In [5]:
import pandas as pd
import lightgbm as lgb
import numpy as np

# --- 1. Load All Necessary Data ---
print("Loading data...")

# Load the features you created
X_train = pd.read_csv("X_train_features.csv")
X_test = pd.read_csv("X_test_features.csv")

# Load original data to get the target variable ('price') and sample IDs
try:
    train_df = pd.read_csv("train.csv")
    test_df = pd.read_csv("test.csv")
    y_train = train_df['price']
except FileNotFoundError:
    print("Error: Make sure original train.csv and test.csv are available.")
except KeyError:
    print("Error: The column 'price' was not found in train.csv.")

print("Data loaded successfully.")
print(f"Train features shape: {X_train.shape}")
print(f"Test features shape: {X_test.shape}")

# --- 2. CRITICAL CHANGE: Apply Log Transform to the Target Variable ---
# This helps the model handle the skewed distribution of price data and
# significantly improves SMAPE score.
y_train_log = np.log1p(y_train)
print("\nApplied log transform (log1p) to the price data.")


# --- 3. Train the LightGBM Regression Model ---
# Using more robust hyperparameters
model = lgb.LGBMRegressor(
    objective='regression_l1', # MAE is a good objective for price data
    metric='rmse',             # Use RMSE for training, as it's sensitive to large errors
    random_state=42,
    n_estimators=2000,         # Increased estimators
    learning_rate=0.01,        # Reduced learning rate
    num_leaves=40,
    max_depth=7,
    colsample_bytree=0.7,
    n_jobs=-1
)

print("\nTraining the regression model on log-transformed prices...")
# Train on the LOG-TRANSFORMED target
model.fit(X_train, y_train_log)
print("Model training complete.")


# --- 4. Make Predictions and Inverse Transform ---
print("\nMaking predictions on the test data...")
# Predict on the test set, which will give log-scale predictions
predictions_log = model.predict(X_test)

# CRITICAL CHANGE: Convert predictions back to the original price scale
# np.expm1 is the inverse of np.log1p
predictions = np.expm1(predictions_log)

# CONSTRAINT: Ensure all predicted prices are positive
predictions[predictions < 0] = 0
print("Converted predictions back to the original price scale.")

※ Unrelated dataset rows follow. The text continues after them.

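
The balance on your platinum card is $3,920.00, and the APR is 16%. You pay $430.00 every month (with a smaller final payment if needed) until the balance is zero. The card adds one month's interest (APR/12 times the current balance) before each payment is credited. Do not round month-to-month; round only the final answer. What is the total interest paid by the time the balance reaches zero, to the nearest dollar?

Monthly rate r = 16%/12 = 1.33333% = 0.0133333.
Payoff takes n = ⌈−ln(1 − rB₀/P)/ln(1+r)⌉ = ⌈9.784⌉ = 10 payments; the last is $337.78.
Total paid = 9·$430.00 + $337.78 = $4,207.78.
Total interest = total paid − principal = $4,207.78 − $3,920.00 = $287.78.

$288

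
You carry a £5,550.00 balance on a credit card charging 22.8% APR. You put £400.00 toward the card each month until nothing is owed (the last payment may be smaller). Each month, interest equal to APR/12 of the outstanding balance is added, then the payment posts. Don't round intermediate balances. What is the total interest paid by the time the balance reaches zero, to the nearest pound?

£954

Monthly rate r = 22.8%/12 = 1.9% = 0.019.
Payoff takes n = ⌈−ln(1 − rB₀/P)/ln(1+r)⌉ = ⌈16.259⌉ = 17 payments; the last is £104.17.
Total paid = 16·£400.00 + £104.17 = £6,504.17.
Total interest = total paid − principal = £6,504.17 − £5,550.00 = £954.17.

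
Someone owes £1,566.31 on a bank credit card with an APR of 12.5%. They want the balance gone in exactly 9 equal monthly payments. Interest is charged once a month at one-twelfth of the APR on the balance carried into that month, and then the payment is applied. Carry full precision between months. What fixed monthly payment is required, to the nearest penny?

£183.22

Monthly rate r = 12.5%/12 = 1.04167% = 0.0104167.
Level-payment amortization: P = B₀·r / (1 − (1+r)^(−n)) = 1566.31·0.0104167 / (1 − 1.01042^(−9)).
Denominator 1 − (1+r)^(−9) = 0.0890480099.
P = 16.3157 / 0.0890480099 ≈ 183.22.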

# --- 5. Create the Submission File ---
print("\nCreating the submission file...")
submission_df = pd.DataFrame({
    'sample_id': test_df['sample_id'],
    'price': predictions
})

submission_df.to_csv('submission2.csv', index=False, float_format='%.4f')

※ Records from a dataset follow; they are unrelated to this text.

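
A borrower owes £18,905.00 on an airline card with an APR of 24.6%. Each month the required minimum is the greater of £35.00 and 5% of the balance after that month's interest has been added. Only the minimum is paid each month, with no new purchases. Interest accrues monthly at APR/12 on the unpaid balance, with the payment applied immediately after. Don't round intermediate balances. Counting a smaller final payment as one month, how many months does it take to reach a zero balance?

Monthly rate r = 24.6%/12 = 2.05% = 0.0205.
While 5% of the post-interest balance exceeds £35.00, each month B ← (B·(1+r))·(1 − 0.05), i.e. B shrinks by the factor (1+r)·0.95 = 0.96947.
This holds for months 1–107. Entering month 108 the balance is £685.48; 5% of the post-interest balance is now below £35.00, so the flat £35.00 minimum applies from here.
From month 108 a fixed £35.00 at rate r clears £685.48 in 26 more payments. Total: 107 + 26 = 133 months.

133 months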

print("\nSubmission file 'submission.csv' created successfully!")
print("Submission file head:")
print(submission_df.head())


Loading data...
Data loaded successfully.
Train features shape: (75000, 1666)
Test features shape: (75000, 1666)

Applied log transform (log1p) to the price data.

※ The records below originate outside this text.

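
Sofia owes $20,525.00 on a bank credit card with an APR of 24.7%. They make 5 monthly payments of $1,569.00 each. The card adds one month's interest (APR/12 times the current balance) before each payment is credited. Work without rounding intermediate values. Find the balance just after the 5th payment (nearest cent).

Monthly rate r = 24.7%/12 = 2.05833% = 0.0205833.
Each month: B ← B·(1+r) − $1,569.00.
Month 1: interest $422.47; balance after payment $19,378.47.
Month 2: interest $398.87; balance after payment $18,208.35.
Month 3: interest $374.79; balance after payment $17,014.13.
Month 4: interest $350.21; balance after payment $15,795.34.
Month 5: interest $325.12; balance after payment $14,551.46.

$14,551.46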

Training the regression model on log-transformed prices...
[LightGBM] [Info] Auto-choosing col-wise multi-threading, the overhead of testing was 1.872724 seconds.
You can set `force_col_wise=true` to remove the overhead.
[LightGBM] [Info] Total Bins 424575
[LightGBM] [Info] Number of data points in the train set: 75000, number of used features: 1665
[LightGBM] [Info] Start training from score 2.708050
Model training complete.

Making predictions on the test data...
Converted predictions back to the original price scale.

Creating the submission file...

Submission file 'submission.csv' created successfully!
Submission file head:
   sample_id      price
0     100179  17.678548
1     245611  20.294969
2     146263  22.746099
3      95658   7.932223
4      36806  18.751184


In [6]:
import pandas as pd
import numpy as np
import lightgbm as lgb
from sklearn.model_selection import train_test_split

# --- 1. Define the SMAPE Metric Function ---
def smape(y_true, y_pred):
    """
    Calculates the Symmetric Mean Absolute Percentage Error (SMAPE).
    """
    numerator = np.abs(y_pred - y_true)
    denominator = (np.abs(y_true) + np.abs(y_pred)) / 2
    # Handle the case where both true and predicted are zero
    # to avoid division by zero
    ratio = np.where(denominator == 0, 0, numerator / denominator)
    return np.mean(ratio) * 100

# --- 2. Load Your Data ---
print("Loading features and labels...")
X = pd.read_csv("X_train_features.csv")
train_df = pd.read_csv("train.csv")
y = train_df['price']

# --- 3. Split Data into Training and Validation Sets ---
# Using 80% for training and 20% for validation
X_train, X_val, y_train, y_val = train_test_split(
    X, y, test_size=0.2, random_state=42
)

print(f"Training data shape: {X_train.shape}")
print(f"Validation data shape: {X_val.shape}")

# --- 4. Train Model on the SPLIT Data ---
print("\nTraining model on the 80% split...")
model = lgb.LGBMRegressor(
    objective='regression_l1',
    random_state=42,
    n_estimators=1000
)
model.fit(X_train, y_train)

# --- 5. Predict on Validation Set and Calculate Score ---
print("Making predictions on the 20% validation set...")
val_predictions = model.predict(X_val)

# Ensure predictions are non-negative
val_predictions[val_predictions < 0] = 0

# Calculate and print the score
validation_smape = smape(y_val, val_predictions)

print("\n-------------------------------------")
print(f"Validation SMAPE Score: {validation_smape:.4f}%")
print("-------------------------------------")
# Lower SMAPE is better

Loading features and labels...
Training data shape: (60000, 1666)
Validation data shape: (15000, 1666)

Training model on the 80% split...
[LightGBM] [Info] Auto-choosing col-wise multi-threading, the overhead of testing was 0.936320 seconds.
You can set `force_col_wise=true` to remove the overhead.
[LightGBM] [Info] Total Bins 424575
[LightGBM] [Info] Number of data points in the train set: 60000, number of used features: 1665
[LightGBM] [Info] Start training from score 14.090000
Making predictions on the 20% validation set...

-------------------------------------
Validation SMAPE Score: 59.8039%
-------------------------------------